アガリに期待を膨らませる巡だったが、それを阻止したのは、やはり美乃理だった。
「……ロン! タンヤオピンフで二千点です!」
【三星高校の最終手】
③④⑤⑤⑥⑥⑦⑧45688
九巡目に美乃理が捨てた「⑦」に対し、三星高校がロンを宣言する。巡が「⑦」を捨てているのを見た美乃理による、差し込みだった。
親のチャンス手を潰された巡は、肩を落としていた。
(覚えておくといい。差し込みはこうやって……するもの)
巡の親が終了したことで、ちょうど一順し、次は南一局である。
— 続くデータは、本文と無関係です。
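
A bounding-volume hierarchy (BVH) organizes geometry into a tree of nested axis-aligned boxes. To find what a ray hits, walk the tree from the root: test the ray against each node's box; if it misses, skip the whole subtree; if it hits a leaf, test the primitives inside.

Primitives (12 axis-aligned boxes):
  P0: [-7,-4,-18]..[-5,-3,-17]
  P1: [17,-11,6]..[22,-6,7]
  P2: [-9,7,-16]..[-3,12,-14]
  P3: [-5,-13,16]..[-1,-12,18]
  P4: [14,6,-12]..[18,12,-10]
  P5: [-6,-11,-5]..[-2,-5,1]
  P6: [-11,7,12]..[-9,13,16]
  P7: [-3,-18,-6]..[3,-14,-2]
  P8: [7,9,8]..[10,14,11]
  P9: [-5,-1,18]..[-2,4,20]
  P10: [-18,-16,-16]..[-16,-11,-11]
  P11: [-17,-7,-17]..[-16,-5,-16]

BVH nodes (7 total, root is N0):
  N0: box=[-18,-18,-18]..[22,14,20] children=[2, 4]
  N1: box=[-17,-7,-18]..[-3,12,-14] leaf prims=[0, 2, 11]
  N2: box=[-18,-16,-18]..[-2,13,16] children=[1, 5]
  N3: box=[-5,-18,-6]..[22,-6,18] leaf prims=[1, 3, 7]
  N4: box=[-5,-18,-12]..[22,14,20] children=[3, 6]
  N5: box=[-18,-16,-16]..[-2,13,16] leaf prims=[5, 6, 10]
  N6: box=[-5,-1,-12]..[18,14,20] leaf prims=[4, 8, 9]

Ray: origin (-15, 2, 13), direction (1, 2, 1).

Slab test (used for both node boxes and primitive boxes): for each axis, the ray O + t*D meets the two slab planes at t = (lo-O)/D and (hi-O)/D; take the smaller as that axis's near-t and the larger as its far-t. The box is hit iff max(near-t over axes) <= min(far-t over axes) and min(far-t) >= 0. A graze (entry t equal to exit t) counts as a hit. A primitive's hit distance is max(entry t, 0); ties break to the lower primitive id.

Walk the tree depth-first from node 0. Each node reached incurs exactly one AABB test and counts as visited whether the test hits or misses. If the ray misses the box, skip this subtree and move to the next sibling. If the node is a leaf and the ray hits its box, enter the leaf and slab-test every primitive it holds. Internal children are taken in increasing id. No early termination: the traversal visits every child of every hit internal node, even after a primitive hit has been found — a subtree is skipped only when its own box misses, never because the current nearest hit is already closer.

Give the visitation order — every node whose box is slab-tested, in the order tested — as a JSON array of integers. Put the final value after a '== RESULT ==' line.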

初回の跳満ツモ分を取り返す必要がある巡は、逸る気持ちを何とか落ち着かせようとしていた。
【現在の点数】
巡:119,100 一ノ瀬高校大将:72,900 美乃理:133,400 三星高校大将:74,600
『南一局』 親:『一ノ瀬高校大将』 ドラ:『6』
【巡の配牌】
二八③③⑨34南西西北白中1
親でアガることが出来なかった巡の配牌は、かなり厳しいものになっていた。おまけに対子になっている「西」はオタ風なので、鳴いてアガリにいくことも難しい状態だ。
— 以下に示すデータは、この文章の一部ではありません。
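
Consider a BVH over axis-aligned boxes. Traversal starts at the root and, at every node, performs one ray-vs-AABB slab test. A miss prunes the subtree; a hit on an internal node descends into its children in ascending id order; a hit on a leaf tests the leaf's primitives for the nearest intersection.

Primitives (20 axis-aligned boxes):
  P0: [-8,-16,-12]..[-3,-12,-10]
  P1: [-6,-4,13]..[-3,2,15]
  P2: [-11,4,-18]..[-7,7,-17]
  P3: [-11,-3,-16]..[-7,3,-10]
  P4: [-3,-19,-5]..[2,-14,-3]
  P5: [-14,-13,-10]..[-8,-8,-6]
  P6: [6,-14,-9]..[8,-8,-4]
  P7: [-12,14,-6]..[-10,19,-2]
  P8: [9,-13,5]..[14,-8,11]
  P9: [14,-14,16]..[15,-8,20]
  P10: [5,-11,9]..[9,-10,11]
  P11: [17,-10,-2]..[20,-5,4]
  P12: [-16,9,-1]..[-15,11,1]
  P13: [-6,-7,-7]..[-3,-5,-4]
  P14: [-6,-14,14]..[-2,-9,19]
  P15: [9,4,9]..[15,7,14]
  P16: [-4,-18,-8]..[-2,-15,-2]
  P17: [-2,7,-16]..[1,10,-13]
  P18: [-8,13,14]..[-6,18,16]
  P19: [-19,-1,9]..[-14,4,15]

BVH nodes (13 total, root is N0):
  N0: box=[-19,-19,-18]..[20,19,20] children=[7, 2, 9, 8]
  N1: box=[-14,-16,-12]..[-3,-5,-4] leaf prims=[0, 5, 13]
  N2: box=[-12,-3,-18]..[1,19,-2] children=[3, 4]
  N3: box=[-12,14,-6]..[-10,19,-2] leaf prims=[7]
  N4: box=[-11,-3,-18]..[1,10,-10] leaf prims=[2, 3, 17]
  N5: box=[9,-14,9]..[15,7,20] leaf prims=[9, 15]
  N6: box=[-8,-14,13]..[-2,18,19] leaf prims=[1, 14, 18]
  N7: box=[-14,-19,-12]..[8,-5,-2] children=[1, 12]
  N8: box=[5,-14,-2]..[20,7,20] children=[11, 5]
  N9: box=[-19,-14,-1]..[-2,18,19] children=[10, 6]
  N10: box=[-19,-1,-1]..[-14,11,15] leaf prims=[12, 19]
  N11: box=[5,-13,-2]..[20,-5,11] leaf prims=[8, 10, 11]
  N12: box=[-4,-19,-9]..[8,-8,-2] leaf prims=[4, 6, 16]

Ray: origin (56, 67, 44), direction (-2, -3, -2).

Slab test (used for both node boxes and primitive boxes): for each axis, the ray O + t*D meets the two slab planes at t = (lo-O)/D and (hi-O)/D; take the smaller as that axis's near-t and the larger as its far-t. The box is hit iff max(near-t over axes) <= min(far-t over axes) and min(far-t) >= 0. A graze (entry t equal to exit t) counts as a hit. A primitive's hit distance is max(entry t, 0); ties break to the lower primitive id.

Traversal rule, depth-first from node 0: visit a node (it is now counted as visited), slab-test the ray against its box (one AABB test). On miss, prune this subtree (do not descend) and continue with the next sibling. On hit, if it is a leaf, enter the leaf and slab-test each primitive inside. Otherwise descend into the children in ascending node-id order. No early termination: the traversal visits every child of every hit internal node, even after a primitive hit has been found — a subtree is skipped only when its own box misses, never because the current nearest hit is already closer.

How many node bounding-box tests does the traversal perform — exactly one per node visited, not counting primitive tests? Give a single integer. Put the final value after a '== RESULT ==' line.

Walk:
N0 x:[18,75/2] y:[16,86/3] z:[12,31] -> hit [18,86/3], descend [2, 7, 8, 9]
  N2 x:[55/2,34] y:[16,70/3] z:[23,31] -> miss, prune
  N7 x:[24,35] y:[24,86/3] z:[23,28] -> hit [24,28], descend [1, 12]
    N1 x:[59/2,35] y:[24,83/3] z:[24,28] -> miss, prune
    N12 x:[24,30] y:[25,86/3] z:[23,53/2] -> hit [25,53/2] leaf, test {P4(miss), P6@t=25, P16(miss)}
  N8 x:[18,51/2] y:[20,27] z:[12,23] -> hit [20,23], descend [5, 11]
    N5 x:[41/2,47/2] y:[20,27] z:[12,35/2] -> miss, prune
    N11 x:[18,51/2] y:[24,80/3] z:[33/2,23] -> miss, prune
  N9 x:[29,75/2] y:[49/3,27] z:[25/2,45/2] -> miss, prune

Summary -> nodes [0, 2, 7, 1, 12, 8, 5, 11, 9]; box-tests=9; leaf-entries=1; first=P6

== RESULT ==
9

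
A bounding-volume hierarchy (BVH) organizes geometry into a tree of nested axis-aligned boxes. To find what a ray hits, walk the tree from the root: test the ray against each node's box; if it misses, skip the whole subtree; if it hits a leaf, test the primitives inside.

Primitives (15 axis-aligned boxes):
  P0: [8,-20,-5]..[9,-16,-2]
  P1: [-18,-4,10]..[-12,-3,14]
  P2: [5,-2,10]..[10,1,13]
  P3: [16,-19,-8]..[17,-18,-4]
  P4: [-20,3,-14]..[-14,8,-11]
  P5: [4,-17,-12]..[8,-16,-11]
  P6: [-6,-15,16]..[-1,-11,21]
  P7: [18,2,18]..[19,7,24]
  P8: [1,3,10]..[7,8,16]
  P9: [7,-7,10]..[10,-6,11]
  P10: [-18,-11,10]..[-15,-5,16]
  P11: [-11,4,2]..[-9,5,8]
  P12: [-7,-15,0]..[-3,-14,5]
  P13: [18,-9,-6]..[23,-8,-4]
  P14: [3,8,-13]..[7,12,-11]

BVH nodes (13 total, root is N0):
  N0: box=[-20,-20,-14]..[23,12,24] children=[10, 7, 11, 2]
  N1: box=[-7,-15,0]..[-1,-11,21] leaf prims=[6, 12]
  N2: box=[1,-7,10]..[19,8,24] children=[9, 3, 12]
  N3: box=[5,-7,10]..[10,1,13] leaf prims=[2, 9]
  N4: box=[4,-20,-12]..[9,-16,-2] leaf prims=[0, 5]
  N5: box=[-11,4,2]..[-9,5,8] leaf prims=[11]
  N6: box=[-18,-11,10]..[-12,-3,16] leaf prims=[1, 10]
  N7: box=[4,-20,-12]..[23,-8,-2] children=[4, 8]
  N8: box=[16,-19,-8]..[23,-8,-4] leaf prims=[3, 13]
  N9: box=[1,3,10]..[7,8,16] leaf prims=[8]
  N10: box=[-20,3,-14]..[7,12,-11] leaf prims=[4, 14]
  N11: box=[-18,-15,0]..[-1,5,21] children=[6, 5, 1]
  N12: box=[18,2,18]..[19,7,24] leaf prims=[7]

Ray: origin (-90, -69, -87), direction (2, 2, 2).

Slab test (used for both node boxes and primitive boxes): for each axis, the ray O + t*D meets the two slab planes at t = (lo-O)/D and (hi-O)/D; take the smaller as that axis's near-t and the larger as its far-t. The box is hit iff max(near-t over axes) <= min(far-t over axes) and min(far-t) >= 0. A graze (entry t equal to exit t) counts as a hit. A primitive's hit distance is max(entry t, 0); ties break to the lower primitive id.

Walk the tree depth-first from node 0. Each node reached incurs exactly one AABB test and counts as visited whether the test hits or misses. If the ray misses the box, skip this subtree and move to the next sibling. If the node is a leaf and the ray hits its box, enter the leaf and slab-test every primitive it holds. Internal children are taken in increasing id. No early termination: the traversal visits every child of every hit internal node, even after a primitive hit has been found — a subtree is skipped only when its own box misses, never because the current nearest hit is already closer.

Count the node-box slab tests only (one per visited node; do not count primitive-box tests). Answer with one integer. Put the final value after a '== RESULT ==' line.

Walk:
N0 x:[35,113/2] y:[49/2,81/2] z:[73/2,111/2] -> hit [73/2,81/2], descend [2, 7, 10, 11]
  N2 x:[91/2,109/2] y:[31,77/2] z:[97/2,111/2] -> miss, prune
  N7 x:[47,113/2] y:[49/2,61/2] z:[75/2,85/2] -> miss, prune
  N10 x:[35,97/2] y:[36,81/2] z:[73/2,38] -> hit [73/2,38] leaf, test {P4@t=73/2, P14(miss)}
  N11 x:[36,89/2] y:[27,37] z:[87/2,54] -> miss, prune

Visited [0, 2, 7, 10, 11]. Tests: 5 box, 1 leaf. Nearest: P4.

== RESULT ==
5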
特別な手を狙うのを無理と判断した巡は、順当に字牌から切っていくことにした。
「……リーチ」
七巡目、美乃理が「④」を切ってリーチを宣言した。ここで美乃理にアガられると相当厳しくなる巡は、懸命に美乃理の待ちを読む。
【巡の手牌】
七八③③⑧⑨11334西西発
(形が悪いとはいえ、まだ場は七巡目。すぐに降りるってわけにもいかないよね……)
ふと見ると、一ノ瀬と三星の河に「発」が一枚ずつ捨てられていることに気づく。
(と、いうことは……少なくとも美乃理ちゃんの手に「発」二枚はない。だったら……)
「発」を安全と見た巡は、不要牌として切ることに決めた。だが、巡が「発」を捨てた瞬間、美乃理は静かに宣言する。
「……ロン。リーチ一発チートイツ、ドラ二で跳満」
【美乃理の最終手】
二二四四⑦⑦116699発
(「発」の……地獄待ち!(最後の一枚で待つこと))
狙いすましたようなアガリに、巡は俯いてしまった。さすがに、ここでの跳満直撃のダメージは大きかったようだ。そんな彼女の様子を、美乃理は悠然と見下ろしていた。
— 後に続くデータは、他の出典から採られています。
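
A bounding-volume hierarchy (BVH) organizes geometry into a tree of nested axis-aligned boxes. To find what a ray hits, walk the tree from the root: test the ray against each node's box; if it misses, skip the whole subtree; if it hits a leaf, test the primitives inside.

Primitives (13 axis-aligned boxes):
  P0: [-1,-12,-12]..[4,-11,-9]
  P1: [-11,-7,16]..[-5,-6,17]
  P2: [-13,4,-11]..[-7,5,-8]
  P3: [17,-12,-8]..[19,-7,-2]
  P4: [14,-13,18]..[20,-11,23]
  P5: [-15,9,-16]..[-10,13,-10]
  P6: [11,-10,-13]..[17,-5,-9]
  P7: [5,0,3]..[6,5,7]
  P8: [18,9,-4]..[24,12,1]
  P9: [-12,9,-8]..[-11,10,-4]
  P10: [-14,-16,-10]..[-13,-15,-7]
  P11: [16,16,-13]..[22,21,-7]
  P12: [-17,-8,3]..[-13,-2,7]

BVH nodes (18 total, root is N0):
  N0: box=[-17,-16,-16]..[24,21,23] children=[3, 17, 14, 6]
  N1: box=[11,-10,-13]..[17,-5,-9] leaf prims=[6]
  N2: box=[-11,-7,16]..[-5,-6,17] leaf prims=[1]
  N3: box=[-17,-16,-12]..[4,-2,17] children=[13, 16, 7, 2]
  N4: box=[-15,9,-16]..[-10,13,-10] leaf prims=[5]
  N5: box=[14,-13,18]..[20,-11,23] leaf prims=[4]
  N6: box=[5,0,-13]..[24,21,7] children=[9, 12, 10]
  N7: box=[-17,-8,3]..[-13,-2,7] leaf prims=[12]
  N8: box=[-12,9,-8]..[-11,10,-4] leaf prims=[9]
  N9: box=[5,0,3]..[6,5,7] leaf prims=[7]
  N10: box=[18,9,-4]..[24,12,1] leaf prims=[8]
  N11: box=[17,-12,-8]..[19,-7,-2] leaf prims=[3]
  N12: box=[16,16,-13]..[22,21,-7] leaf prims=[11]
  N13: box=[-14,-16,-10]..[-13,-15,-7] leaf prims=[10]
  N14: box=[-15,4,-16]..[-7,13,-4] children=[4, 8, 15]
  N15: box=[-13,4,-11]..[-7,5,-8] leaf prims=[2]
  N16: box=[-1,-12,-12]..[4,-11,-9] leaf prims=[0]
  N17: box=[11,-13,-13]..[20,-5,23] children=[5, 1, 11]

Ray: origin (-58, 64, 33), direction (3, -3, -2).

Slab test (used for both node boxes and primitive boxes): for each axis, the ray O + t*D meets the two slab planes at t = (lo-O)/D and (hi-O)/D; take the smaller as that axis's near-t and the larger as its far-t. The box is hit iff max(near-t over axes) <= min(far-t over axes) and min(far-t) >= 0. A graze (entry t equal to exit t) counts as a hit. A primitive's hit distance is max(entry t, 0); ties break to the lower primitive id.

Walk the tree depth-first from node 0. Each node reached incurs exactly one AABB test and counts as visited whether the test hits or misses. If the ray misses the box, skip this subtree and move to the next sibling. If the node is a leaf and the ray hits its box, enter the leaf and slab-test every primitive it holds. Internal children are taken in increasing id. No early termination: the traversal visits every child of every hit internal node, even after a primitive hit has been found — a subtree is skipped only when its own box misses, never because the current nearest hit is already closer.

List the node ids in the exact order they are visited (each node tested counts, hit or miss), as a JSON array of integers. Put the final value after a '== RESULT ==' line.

Traverse from the root:
N0 x:[41/3,82/3] y:[43/3,80/3] z:[5,49/2] -> hit [43/3,49/2], descend [3, 6, 14, 17]
  N3 x:[41/3,62/3] y:[22,80/3] z:[8,45/2] -> miss, prune
  N6 x:[21,82/3] y:[43/3,64/3] z:[13,23] -> hit [21,64/3], descend [9, 10, 12]
    N9 x:[21,64/3] y:[59/3,64/3] z:[13,15] -> miss, prune
    N10 x:[76/3,82/3] y:[52/3,55/3] z:[16,37/2] -> miss, prune
    N12 x:[74/3,80/3] y:[43/3,16] z:[20,23] -> miss, prune
  N14 x:[43/3,17] y:[17,20] z:[37/2,49/2] -> miss, prune
  N17 x:[23,26] y:[23,77/3] z:[5,23] -> hit [23,23], descend [1, 5, 11]
    N1 x:[23,25] y:[23,74/3] z:[21,23] -> hit [23,23] leaf, test {P6@t=23}
    N5 x:[24,26] y:[25,77/3] z:[5,15/2] -> miss, prune
    N11 x:[25,77/3] y:[71/3,76/3] z:[35/2,41/2] -> miss, prune

order=[0, 3, 6, 9, 10, 12, 14, 17, 1, 5, 11]  |boxes|=11  |leaves|=1  hit=P6

== RESULT ==
[0, 3, 6, 9, 10, 12, 14, 17, 1, 5, 11]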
(麻雀は諦めない限り、何が起こるかわからない。でも、途中で心が折れてしまえば……)
巡から直撃を取り、戦う心を折ること――それが美乃理の狙いだった。事実、このアガリで美乃理と巡の点差は三万点以上になる上、残る局は三局。美乃理から見れば、守りに回れば充分凌げる点差である。
ここから逆転するのは、かなり難しいと言わざるを得なかった。
★
(……見事だ美乃理)
決勝戦の対局を見ていた赤星は、心の中で感心していた。美乃理は自分が指摘した欠点に気づいて克服した上、自分の麻雀にプラスアルファして、更に強力な物に昇華している。
公平な目で見ても、巡が勝つ目はかなり厳しくなったと言えるだろう。
(……巡。俺の目から見ても、勝ち目はほとんど無くなったと言っていい。だがもし、お前がまだ諦めてないのだとしたら……)
赤星はかけていたサングラスを外すと、真っ直ぐに巡の方を見つめていた。巡はその視線に気づくことは出来なかったが、赤星は複雑な心境を抱いていた。
(……お前が自分で選んだ道ならば、俺は何も言わん。だが出来ることなら、今まで培った物を……ここで見せてみろ!)
赤星は、言葉には出来ない想いを胸に抱き、拳を握るのだった。